Israeli Prime Minister Benjamin Netanyahu hosted Greek Prime Minister Kyriakos Mitsotakis and Cypriot President Nikos Christodoulides in Jerusalem earlier this week, for the 10th meeting of the “Tripartite Summit.”
The first Tripartite Summit was held in 2016, when natural gas reserves were discovered in the Eastern Mediterranean and Türkiye’s relations with Israel and several Arab countries—particularly Egypt and several major Gulf countries—were extremely strained. The IGC (Israel-Greece-Cyprus) Trio’s raison d'être is to both form a united front against Türkiye and cooperate to optimise natural gas resources.
But Netanyahu described this week’s trilateral summit as the most consequential meeting to date. According to the joint statement released after the meeting, the parties agreed to reinforce ongoing trilateral cooperation on security, defence, and military matters, deepen collaboration to safeguard sea lanes and critical infrastructure against emerging threats, and advance joint energy projects, electricity interconnectors, and renewable energy initiatives.
During the joint press conference, an Israeli journalist asked Netanyahu if the summit aimed to send a message to Türkiye, to which he replied, “We don't seek confrontation with anyone. This coalition defends international norms and stability. And we hope that it will not be tested.”
Without naming Türkiye, the Israeli premier added, “To those who fantasise that they can reestablish their empires over our lands, I say this will not happen. We have the means to defend ourselves.”

Evolving relations
Relations between Türkiye and Israel, although occasionally interrupted due to Israel’s policies over the Palestinians, have been relatively good over the decades and reached their highest point in the 1990s when Israeli jets conducted training flights over the vast Anatolian plains, and hundreds of thousands of Israeli tourists chose to vacation in Türkiye.
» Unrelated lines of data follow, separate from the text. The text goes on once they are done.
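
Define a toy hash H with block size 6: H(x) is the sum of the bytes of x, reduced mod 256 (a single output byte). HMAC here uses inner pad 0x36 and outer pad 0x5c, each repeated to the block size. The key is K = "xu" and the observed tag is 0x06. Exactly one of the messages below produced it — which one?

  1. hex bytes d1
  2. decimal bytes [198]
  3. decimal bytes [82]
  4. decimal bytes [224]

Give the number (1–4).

Key "xu" = 78 75 is 2 bytes ≤ B = 6; zero-pad to 6 bytes: K' = 78 75 00 00 00 00.
K' ⊕ ipad = 4e 43 36 36 36 36; K' ⊕ opad = 24 29 5c 5c 5c 5c.
m1: inner = H(4e 43 36 36 36 36 d1) = 3a; tag = H(24 29 5c 5c 5c 5c 3a) = f7
m2: inner = H(4e 43 36 36 36 36 c6) = 2f; tag = H(24 29 5c 5c 5c 5c 2f) = ec
m3: inner = H(4e 43 36 36 36 36 52) = bb; tag = H(24 29 5c 5c 5c 5c bb) = 78
m4: inner = H(4e 43 36 36 36 36 e0) = 49; tag = H(24 29 5c 5c 5c 5c 49) = 06 ← matches

4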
But since Recep Tayyip Erdoğan's AKP (Justice and Development Party) came to power in 2002, and under Netanyahu’s premiership, relations have gradually deteriorated. In 2010, they were seriously frayed when Israeli commandos raided the Mavi Marmara, a Turkish ship that was part of an international flotilla sailing in international waters in the Mediterranean to deliver aid to Gaza. And Israel’s war on Gaza over the past two years has further deteriorated relations.
Currently, there is a cold war being waged between the two countries, and a risk of direct confrontation over Syrian territory and in the Mediterranean. Israel views Türkiye’s role in the Middle East—particularly its influence and presence in Syria—as a threat, because it wants to be the dominant force in the region—particularly in Syria and Lebanon.
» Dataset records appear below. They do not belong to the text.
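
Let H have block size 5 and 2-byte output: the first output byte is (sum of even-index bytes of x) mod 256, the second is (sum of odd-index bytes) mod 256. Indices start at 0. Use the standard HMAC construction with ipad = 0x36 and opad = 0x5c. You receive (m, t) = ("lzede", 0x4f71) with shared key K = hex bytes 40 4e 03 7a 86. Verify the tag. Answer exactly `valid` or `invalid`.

valid

Key hex bytes 40 4e 03 7a 86 is exactly B = 5 bytes: K' = 40 4e 03 7a 86.
K' ⊕ ipad = 76 78 35 4c b0; K' ⊕ opad = 1c 12 5f 26 da.
Inner hash: even-index sum = 569 mod 256 = 57; odd-index sum = 506 mod 256 = 250 → 39 fa.
Outer hash (recomputed tag): even-index sum = 591 mod 256 = 79; odd-index sum = 113 mod 256 = 113 → 4f 71.
Recomputed tag = 4f71; claimed = 4f71 → match.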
Presidents Donald Trump and Recep Tayyip Erdoğan have a rather warm relationship, with the Trump administration assigning Türkiye a special role in Syria and Gaza, whereas Israel opposes a Turkish presence in Syria and is strongly against it having any role in the mechanisms envisaged for Gaza.
Netanyahu will likely raise these objections to Trump when he visits Washington at the end of December, and possibly suggest Greece and Cyprus as alternatives to Türkiye for implementing the US president's 20-point Gaza Peace Plan.
Exploiting historical grievances
Greece and Türkiye are NATO allies, but their fractious history and disagreements over the economic zone, continental shelf, territorial waters, and the legal status of the Aegean islands have strained relations. Once again, Netanyahu is pursuing a policy of exploiting historical grievances and fears to form alliances (the tripartite coalition) against “common threats, in this case, Türkiye.

Security issues have topped the trilateral cooperation agenda. Greece and Cyprus are interested in Israel’s technological capabilities—particularly in defence and artificial intelligence—and are in the process of procuring millions of euros' worth of air defence systems and missiles from Israel to be deployed against Türkiye.
Ahead of the summit, the IGC Trio was rumoured to be preparing a “Rapid Response Force” with contributions from all three nations, but no such announcement was made. Sources have said that the issue of this joint force was discussed, but it was ultimately shelved, at least for now, as it could conflict with NATO commitments, provoke Türkiye and negatively impact perceptions of other countries in the region over Israel’s intentions.
Nonetheless, the following day, military leaders of the three nations signed a joint action plan in Nicosia and a military cooperation programme between Greece and Israel. According to Greek media, the action plan includes joint training for special operations units and the exchange of expertise on modern threats, including unmanned systems (UAVs) and electronic warfare. An intensive programme of joint land, sea, and air exercises was also announced, along with the establishment of the Maritime Cybersecurity Centre in Cyprus.
Beyond security considerations, energy issues are also at the forefront of the tripartite cooperation. Over the past 25 years, the discovery of offshore natural gas in Israel—and later in Cyprus—has sparked a battle over energy in the eastern Mediterranean.